A: Why aren’t you boycotting GE?
“The idea that these chips represent some kind of end-times, satanic signifier is completely ridiculous,” responded White House Spokesperson Dana Perino, “I mean, the Vice-President doesn’t even have one…”
@WaltTrombone: Brilliant!
@redmanlaw: During my time in Germany one of the public TV stations ran what is apparently a phenomenal docudrama about Speer’s relationship with Hitler. I regret not watching it then, because it doesn’t seem to be available stateside.

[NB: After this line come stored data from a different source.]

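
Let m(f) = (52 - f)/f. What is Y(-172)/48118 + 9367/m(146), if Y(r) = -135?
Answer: -32902661683/2261546 ≈ -14549.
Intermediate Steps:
m(f) = (52 - f)/f
Y(-172)/48118 + 9367/m(146) = -135/48118 + 9367/(((52 - 1*146)/146)) = -135*1/48118 + 9367/(((52 - 146)/146)) = -135/48118 + 9367/(((1/146)*(-94))) = -135/48118 + 9367/(-47/73) = -135/48118 + 9367*(-73/47) = -135/48118 - 683791/47 = -32902661683/2261546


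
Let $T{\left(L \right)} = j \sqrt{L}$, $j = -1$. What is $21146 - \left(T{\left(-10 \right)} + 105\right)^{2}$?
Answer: $10131 + 210 i \sqrt{10} \approx 10131.0 + 664.08 i$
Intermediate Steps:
$T{\left(L \right)} = - \sqrt{L}$
$21146 - \left(T{\left(-10 \right)} + 105\right)^{2} = 21146 - \left(- \sqrt{-10} + 105\right)^{2} = 21146 - \left(- i \sqrt{10} + 105\right)^{2} = 21146 - \left(105 - i \sqrt{10}\right)^{2}$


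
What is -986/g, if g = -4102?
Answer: 493/2051 ≈ 0.24037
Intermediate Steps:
-986/g = -986/(-4102) = -986*(-1/4102) = 493/2051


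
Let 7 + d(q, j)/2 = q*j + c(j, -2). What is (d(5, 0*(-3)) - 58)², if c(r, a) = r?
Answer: 5184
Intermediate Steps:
d(q, j) = -14 + 2*j + 2*j*q (d(q, j) = -14 + 2*(q*j + j) = -14 + 2*(j*q + j) = -14 + 2*(j + j*q) = -14 + (2*j + 2*j*q) = -14 + 2*j + 2*j*q)
(d(5, 0*(-3)) - 58)² = ((-14 + 2*(0*(-3)) + 2*(0*(-3))*5) - 58)² = ((-14 + 2*0 + 2*0*5) - 58)² = ((-14 + 0 + 0) - 58)² = (-14 - 58)² = (-72)² = 5184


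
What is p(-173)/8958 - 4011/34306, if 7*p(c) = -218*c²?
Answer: -112040882749/1075596018 ≈ -104.17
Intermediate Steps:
p(c) = -218*c²/7 (p(c) = (-218*c²)/7 = -218*c²/7)
p(-173)/8958 - 4011/34306 = -218/7*(-173)²/8958 - 4011/34306 = -218/7*29929*(1/8958) - 4011*1/34306 = -6524522/7*1/8958 - 4011/34306 = -3262261/31353 - 4011/34306 = -112040882749/1075596018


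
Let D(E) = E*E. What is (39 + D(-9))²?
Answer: 14400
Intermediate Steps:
D(E) = E²
(39 + D(-9))² = (39 + (-9)²)² = (39 + 81)² = 120² = 14400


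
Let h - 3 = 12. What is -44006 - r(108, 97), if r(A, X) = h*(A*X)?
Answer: -201146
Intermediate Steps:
h = 15 (h = 3 + 12 = 15)
r(A, X) = 15*A*X (r(A, X) = 15*(A*X) = 15*A*X)
-44006 - r(108, 97) = -44006 - 15*108*97 = -44006 - 1*157140 = -44006 - 157140 = -201146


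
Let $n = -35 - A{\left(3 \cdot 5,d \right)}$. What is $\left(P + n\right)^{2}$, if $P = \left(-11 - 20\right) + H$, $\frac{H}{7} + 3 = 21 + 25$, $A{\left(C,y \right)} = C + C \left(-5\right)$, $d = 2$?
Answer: $87025$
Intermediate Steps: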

Blackwater in Hot Water. Guns and silencers shipped to Iraq in dog food. Interestingly enough, Blackwater began offering its own line of custom AR-15s this year.
@redmanlaw:
Why would they need silencers? They want to protect everybody’s hearing?
@ManchuCandidate: Actually, hearing loss is a big issue among returning vets. Can’t google it up right now, working.
How many actors does it take to change a light bulb?
One. And a hundred standing around saying (read with bitterly weary bitchy overtones) “I could have done that better”.
That house. What kind of freaking pervert would live in a house with no walls? Like every time you fart the world has to see? Must you really display spraying the laundry with Shout? I always thought it very strange. And it’s a famous house. If memory serves it’s called the Pervert Glass House.
@Prommie:
no prom, they called it “manifest destiny” and i was in 4th grade and said, what the fuck kinda shit is that? and i remember this pre-holocaust history very well because it was presented as some sort of point of pride that nauseated me. i loved ya in 4th grade reds.xo jen
@Benedick:
that’s hilarious.
now can we get back to ilya’s peen?
did you have a close encounter?
you have no idea what this means to me.
i’m one degree from ilya!
nevermind, just picked up your answer.
ya could have made something up. *sniff*
@baked: You right. I could have made something up. But I respect you too much for that.
Would it help to hear about his glass eye?
@redmanlaw: Similar to how many Episcopalians it takes to change a light bulb: Three. One to mix the drinks, one to call the electrician, and one to talk about how much better the old light bulb was.
@redmanlaw:
I’m not surprised. An M-4 barking in your ear without hearing protection is the least of one’s problems.